Là-dessus, je grimpe à mon bureau. Il pue le tabac froid. La lumière des ampoules me flanque mal au cœur et je découvre que j’ai la pépie. Espérant trouver de quoi m’abreuver dans le placard de Béru, je force son ridicule cadenas. Hélas, il ne recèle qu’une canne à pêche, une petite topette d’alcool à brûler, un réchaud, un quignon de bred, quatorze bouteilles vides, et soixante-treize boîtes de pâté de foie proprement nettoyées de leur contenu.
Je n’ai pas le temps de donner libre cours à ma déconvenue, car la sonnerie du bigophone carillonne.
La voix du Vieux s’impatiente déjà à l’autre bout de la ligne.
— Eh bien ! Eh bien ! J’écoute…
— C’est moi, Patron !
— Je m’en doute. Alors ?
— Alors il faut absolument surseoir à cette exécution.
— Pourquoi ?
Je lui raconte par le menu, comme on dit dans les restaurants, les incidents multiples et contondants de la soirée. Lorsque j’ai fini de jacter, le Dabe se racle le conduit.

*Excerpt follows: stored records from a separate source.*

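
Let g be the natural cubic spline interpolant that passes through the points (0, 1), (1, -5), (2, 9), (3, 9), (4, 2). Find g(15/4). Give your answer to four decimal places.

Write M_i for g''(x_i). With h_i = 1, 1, 1, 1 and divided differences Δ_i = -6, 14, 0, -7, the continuity of g' gives the tridiagonal system
  1·M_0 + 4·M_1 + 1·M_2 = 6(Δ_1 - Δ_0) = 120
  1·M_1 + 4·M_2 + 1·M_3 = 6(Δ_2 - Δ_1) = -84
  1·M_2 + 4·M_3 + 1·M_4 = 6(Δ_3 - Δ_2) = -42
Natural end conditions: M_0 = M_4 = 0.
Solving the tridiagonal system: M_0 = 0, M_1 = 1047/28, M_2 = -207/7, M_3 = -87/28, M_4 = 0.
On [3, 4], g(x) = 9 - 167/28·(x - 3) - 87/56·(x - 3)² + 29/56·(x - 3)³.
With (x - 3) = 3/4: g(15/4) = 13875/3584.

3.8714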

— C’est pour cela que vous m’éveillez ! C’est avec des faits nouveaux de ce genre que vous espérez stopper le cours de…
Ah ! sa sacrée justice ! Il doit dormir avec, probable ! Elle lui sert d’oreiller, de conscience, de maîtresse et de bonne à tout faire ! La justice ! Le cours de la justice ! Moi je trouve qu’il est bigrement en crue, le cours de la justice !
L’écœurement me donne le courage nécessaire et j’y vais de ma sérénade. Pas de contre-ut, non, dans le posé, dans les thons neutres, comme disait un requin de ma connaissance.

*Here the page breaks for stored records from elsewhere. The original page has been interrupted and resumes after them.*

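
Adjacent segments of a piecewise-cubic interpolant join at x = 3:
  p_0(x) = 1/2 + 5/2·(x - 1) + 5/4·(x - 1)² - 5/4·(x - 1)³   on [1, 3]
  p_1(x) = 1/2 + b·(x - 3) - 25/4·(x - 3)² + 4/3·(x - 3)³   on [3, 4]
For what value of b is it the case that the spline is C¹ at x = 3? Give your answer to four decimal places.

-7.5000

p_0'(x) = 5/2 + 5/2·(x - 1) - 15/4·(x - 1)², so p_0'(3) = -15/2. On the right, p_1'(3) = b, so b = -15/2.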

— Patron, je sais qu’il est trois heures et demie du matin, que vous êtes un homme très considérable et que votre sommeil est sacré. Pourtant je vais vous dire ce que je pense. Messonier n’a pas tué les Coras ! J’ai comme éléments nouveaux le témoignage d’une femme qui a voulu m’assommer, celui d’un garçon de ferme qui est prêt à témoigner que Messonier était chez lui le jour des meurtres ! Enfin des traces de balles dans le sous-sol de sa maison, et je…
Je subodore qu’il est mauvais, le Vieux. Sa voix à zéro degré me renseigne sur ce point.

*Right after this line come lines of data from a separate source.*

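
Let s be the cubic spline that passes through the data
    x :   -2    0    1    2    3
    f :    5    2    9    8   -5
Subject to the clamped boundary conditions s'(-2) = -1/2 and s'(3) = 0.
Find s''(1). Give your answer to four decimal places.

-7.7073

Put M_i = s'' at the i-th knot. Here h = (2, 1, 1, 1) and Δ = (-3/2, 7, -1, -13), so the interior equations h_(i-1)·M_(i-1) + 2(h_(i-1)+h_i)·M_i + h_i·M_(i+1) = 6(Δ_i − Δ_(i-1)) read
  2·M_0 + 6·M_1 + 1·M_2 = 6(Δ_1 - Δ_0) = 51
  1·M_1 + 4·M_2 + 1·M_3 = 6(Δ_2 - Δ_1) = -48
  1·M_2 + 4·M_3 + 1·M_4 = 6(Δ_3 - Δ_2) = -72
Clamped end conditions give two more equations: 2h_0·M_0 + h_0·M_1 = 6(Δ_0 - s'(-2)) = -6 and h_3·M_3 + 2h_3·M_4 = 6(s'(3) - Δ_3) = 78.
Forward elimination and back-substitution give M_0 = -629/82, M_1 = 506/41, M_2 = -316/41, M_3 = -1210/41, M_4 = 2204/41.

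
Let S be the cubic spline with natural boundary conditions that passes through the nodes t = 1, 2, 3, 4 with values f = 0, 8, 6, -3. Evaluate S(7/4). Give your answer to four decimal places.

6.7219

Let m_i = S''(x_i). Step sizes h_i = 1, 1, 1; slopes of the chords Δ_i = (y_(i+1) - y_i)/h_i = 8, -2, -9.
  1·m_0 + 4·m_1 + 1·m_2 = 6(Δ_1 - Δ_0) = -60
  1·m_1 + 4·m_2 + 1·m_3 = 6(Δ_2 - Δ_1) = -42
Natural end conditions: m_0 = m_3 = 0.
Hence m_0 = 0, m_1 = -66/5, m_2 = -36/5, m_3 = 0.
On [1, 2], S(t) = 0 + 51/5·(t - 1) + 0·(t - 1)² - 11/5·(t - 1)³.
With (t - 1) = 3/4: S(7/4) = 2151/320.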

— Vous entendez ce que vous dites au moins, San-Antonio ?
« Vous invoquez le témoignage d’une droguée vraisemblablement hystérique ; celui d’un garçon de ferme idiot, et de trous dans un mur de cave dont on ne sait pas s’ils ont été produits par des balles, ni quand ils ont été faits, ni même en quoi ils modifieraient l’aspect de l’affaire Messonier si nous avions la preuve qu’ils résultent d’une mitraillade ! »
Je comprends que ce qu’il dit est la logique même, hélas. Mais ma conviction intime est la plus forte.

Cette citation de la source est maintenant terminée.